Dilbilim (Linguistik) ve Filolojinin (Philology) farklı yanlarını iyi anlamak gerekiyor. Biri daha çok dilin idealize (matematiksel) şekliyle, diğer ise dilin sosyal, tarihi ve kültürel miraslarıyla, etkileriyle ilgileniyor. Ferdinand de Saussure gibilerin konuşulan dili yazılı dile tercih etmeleri ve bu alanda çalışmalar yapmaları linguistiği tarihi daha eskiye dayalı filolojinin önüne geçirmiş gibi görünüyor. Belki birine dilin şiiri, diğerine de dilin matematiği demek uygun düşer.

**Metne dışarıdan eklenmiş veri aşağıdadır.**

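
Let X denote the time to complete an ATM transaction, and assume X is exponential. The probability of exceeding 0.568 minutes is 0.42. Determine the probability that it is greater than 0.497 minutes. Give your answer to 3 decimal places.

e^(−λ·0.568) = 0.42 ⇒ λ = −ln(0.42)/0.568 = 1.52729.
P(X > 0.497) = e^(−1.52729·0.497) = e^(−0.75906) ≈ 0.468.

0.468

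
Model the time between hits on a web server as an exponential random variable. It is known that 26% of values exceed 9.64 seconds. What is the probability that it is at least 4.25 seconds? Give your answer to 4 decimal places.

0.5522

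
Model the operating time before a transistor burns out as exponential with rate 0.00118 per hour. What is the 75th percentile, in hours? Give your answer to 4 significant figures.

1175

Set 1 − e^(−λt) = 0.75, so t = −ln(0.25)/λ = 1.3863/0.00118 ≈ 1174.83 hours.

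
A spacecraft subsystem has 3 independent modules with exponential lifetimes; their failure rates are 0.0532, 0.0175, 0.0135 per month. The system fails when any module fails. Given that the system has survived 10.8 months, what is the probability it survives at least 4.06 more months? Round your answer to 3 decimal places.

Time to first failure ~ Exp(Σλ) with Σλ = 0.0842.
By memorylessness, P(T > 10.8+4.06 | T > 10.8) = P(T > 4.06) = e^(−0.0842·4.06) ≈ 0.710.

0.710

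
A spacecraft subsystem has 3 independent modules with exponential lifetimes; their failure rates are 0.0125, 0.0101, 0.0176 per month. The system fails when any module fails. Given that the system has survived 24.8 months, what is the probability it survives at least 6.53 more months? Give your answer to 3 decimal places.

Time to first failure ~ Exp(Σλ) with Σλ = 0.0402.
By memorylessness, P(T > 24.8+6.53 | T > 24.8) = P(T > 6.53) = e^(−0.0402·6.53) ≈ 0.769.

0.769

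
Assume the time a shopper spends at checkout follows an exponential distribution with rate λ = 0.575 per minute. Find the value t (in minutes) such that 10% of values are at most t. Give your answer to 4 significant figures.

Set 1 − e^(−λt) = 0.1, so t = −ln(0.9)/λ = 0.10536/0.575 ≈ 0.183236 minutes.

0.1832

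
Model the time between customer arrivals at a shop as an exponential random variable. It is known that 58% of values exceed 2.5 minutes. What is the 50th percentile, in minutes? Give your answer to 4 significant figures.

e^(−λ·2.5) = 0.58 ⇒ λ = −ln(0.58)/2.5 = 0.217891.
50th percentile: 1 − e^(−λt) = 0.5, t = −ln(0.5)/λ = 3.18117 minutes.

3.181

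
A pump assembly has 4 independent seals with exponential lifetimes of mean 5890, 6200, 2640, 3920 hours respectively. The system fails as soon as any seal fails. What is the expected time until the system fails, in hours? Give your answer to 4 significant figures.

The first failure time is exponential with rate Σλ_i = 1/5890 + 1/6200 + 1/2640 + 1/3920 = 0.00096496 per hour.
E[min] = 1/Σλ = 1/0.00096496 = 1036.31 hours.

1036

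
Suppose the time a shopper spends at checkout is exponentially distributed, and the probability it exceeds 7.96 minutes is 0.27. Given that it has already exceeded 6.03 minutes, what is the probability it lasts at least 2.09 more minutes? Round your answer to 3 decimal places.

0.709

From e^(−λ·7.96) = 0.27, λ = −ln(0.27)/7.96 = 0.164489.
Memoryless: P(X > 6.03+2.09 | X > 6.03) = P(X > 2.09) = e^(−0.164489·2.09) ≈ 0.709.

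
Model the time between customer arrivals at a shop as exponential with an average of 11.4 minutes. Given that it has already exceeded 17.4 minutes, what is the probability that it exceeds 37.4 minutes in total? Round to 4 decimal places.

0.1730

The rate is λ = 1/11.4 = 0.0877193 per minute.
The exponential is memoryless, so the remaining time is again Exp(λ): the condition X > 17.4 is irrelevant.
P(X > 20) = e^(−1.7544) ≈ 0.1730.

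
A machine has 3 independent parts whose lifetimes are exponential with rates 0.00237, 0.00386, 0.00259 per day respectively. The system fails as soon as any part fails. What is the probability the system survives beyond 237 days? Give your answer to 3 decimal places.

0.124

The time to first failure is exponential with rate Σλ = 0.00237 + 0.00386 + 0.00259 = 0.00882.
P(min > 237) = e^(−0.00882·237) = e^(−2.0903) ≈ 0.124.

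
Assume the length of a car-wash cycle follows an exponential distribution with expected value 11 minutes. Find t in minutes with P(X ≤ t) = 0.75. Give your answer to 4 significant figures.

The rate is λ = 1/11 = 0.0909091 per minute.
Set 1 − e^(−λt) = 0.75, so t = −ln(0.25)/λ = 1.3863/0.0909091 ≈ 15.2492 minutes.

15.25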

1790larda (ve on sekizinci yüzyıl başında) Avrupalıların atalarını izlerini sürerken Hint Dili ve Avrupa Dilleri arasındaki bazı benzerlikleri keşfederek kendi dillerini Hint-Avrupa dil sınıfı altında tasnif etmeleri Dilbilime ilgilerini artırmış görünüyor. Hindu Tanrı Brahma ve Abraham (İbrahim), ve Brahma'nın eşi Saraisvati ile Abraham'ın eşi Sarai'nin isimleri arasındaki benzerlik ve buna benzer bir çok yakınlık bu alanda çalışmaları hızlandırmış. Malum, müslümanlar gibi Batılılar da İbrahim'i "baba" kabul ediyor. Belki bu çalışmalarda East India Company adlı İngiliz şirketinin o tarihlerde orada bulunmuş olması ve sonrasında bir çok yer adının İbraniceye benzediğinin fark edilmesi de etkili olmuştur. İbrahim'in sonradan (Tufan sonrasında) göç ettiği de biliniyor. Dilbilimin hep bir antropolojik tarafı var. Belki Fransız İhtilalinin (1789), yani ulusal kimliklerin ön plana çıkarıldığı devrimin bir etkisi bu. Ulusal kimliğini arayanların ilk baktıkları kaynaklar da genelde dil ve din oluyor. Bu anlamda dilbilimin bir tarafı hep etnik/siyasi duruyor. Belki pratik hayatta pek anlamı olmayan Dilbilim üzerinde Üniversitelerin bu kadar durmalarının bir nedeni de budur. Tabi Avrupa Birliği'nin farklı etnisiteleri (belki aryan olanlarını) bir araya getirme ve dolayısıyla geniş anlamda bir "diller" projesi olması da Dilbilimin önemini artırıyor. Bu durum gramer, retorik, edebi eserler vs. ile uğraşan Filolojinin biraz daha geride kalmasına neden oluyor. Buradan bakınca hoş durmuyor bu gidişat. Estetik, sanat ve kültürün yerini mekanik, bilim ve etnisite almaya başlıyor. Farklı kültürleri birbirlerine yaklaştıracak tabanlar aranması gerekirken onları aryan olan ve olmayan şeklinde ayıran Semitik(İsrail'e ait), Helenik(Yunan'a ait) ve Kıptik(Mısır'a ait) bir yapı gelişiyor.